Overall, the data suggest that ADGRA3 is a constitutively active Gs-coupled receptor that improves metabolism by activating adaptive thermogenesis in WAT and BAT. The conclusions of the paper are partly supported by the data, but some experimental approaches need further clarification.

(1) The in vivo approaches to modulate Adgra3 expression in mice are carried out using non-targeted nanoparticle-based approaches. The authors do not provide details of the composition of the nanomaterials, but it is highly likely that other metabolically active organs such as the liver are targeted. This is critical because Adgre3 is expressed in many organs, including the liver, adrenal glands, and gastrointestinal system. Therefore, many of the observed metabolic effects could be indirect, for example by modulating bile acids or corticosterone levels. Consistent with this, after digestion in the gastrointestinal tract, hesperetin is rapidly metabolized in intestinal and liver cells. Thus, hesperetin levels in the systemic circulation are likely to be insufficient to activate Adgra3 in thermogenic adipocytes/precursors. Overall, the authors need to repeat the key metabolic experiments in adipose-specific Adgra3 knockout/overexpression models to validate the reliability of the in vivo results. In addition, to validate the relevance of hesperetin supplementation for adaptive thermogenesis in BAT and WAT vivo, the levels of hesperetin present in the systemic circulation should be quantified.

(2) Standard measurements for energy balance are not presented. Quantitative data on energy expenditure, e.g. by indirect calorimetry, and food intake are missing and need to be included to validate the authors' claims.

(3) The thermographic images used to determine the BAT temperature are not very convincing. The distance and angle between the thermal camera and the BAT have a significant effect on the determination of the temperature, which is not taken into account, at least in the images presented.

(4) The 3T3-L1 cell line is not an adequate cell culture model to study thermogenic adipocyte differentiation. To validate their results, the key experiments showing that ADGRA3 expression modulates thermogenic marker expression in a hesperetin-dependent manner need to be performed in a reliable model, e.g. primary murine adipocytes.

(5) The experimental setup only allows the measurement of basal cellular respiration.

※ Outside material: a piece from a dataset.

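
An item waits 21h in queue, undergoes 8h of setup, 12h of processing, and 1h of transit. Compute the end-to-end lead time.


Lead time = queue + setup + processing + transit
= 21 + 8 + 12 + 1
= 42 hours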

More advanced approaches are needed to define the contribution of ADGRA3 versus classical adrenergic receptors to UCP1-dependent thermogenesis.

Reviewer #3 (Public Review):

Summary:

The manuscript by Zhao et al. explored the function of adhesion G protein-coupled receptor A3 (ADGRA3) in thermogenic fat biology.

Strengths:

Through both in vivo and in vitro studies, the authors found that the gain function of ADGRA3 leads to browning of white fat and ameliorates insulin resistance.

Weaknesses:

There are several lines of weak methodologies such as using 3T3-L1 adipocytes and intraperitoneal(i.p.) injection of virus. Moreover, as the authors stated that ADGRA3 is constitutively active, how could the authors then identify a chemical ligand?

Recommendations:

(1) Primary cultured cells should be used to perform gain and loss function analysis of ADGRA3, instead of using 3T3-L1. It is impossible to detect Ucp1 expression in 3T3-L1 cells.

(2) For virus treatment, the authors should consider performing local tissue injection, rather than IP injection. If it is IP injection, have the authors checked other tissues to validate whether the phenotype is fat-specific?

(3) The authors should clarify how constitutively active GPCR needs further ligands.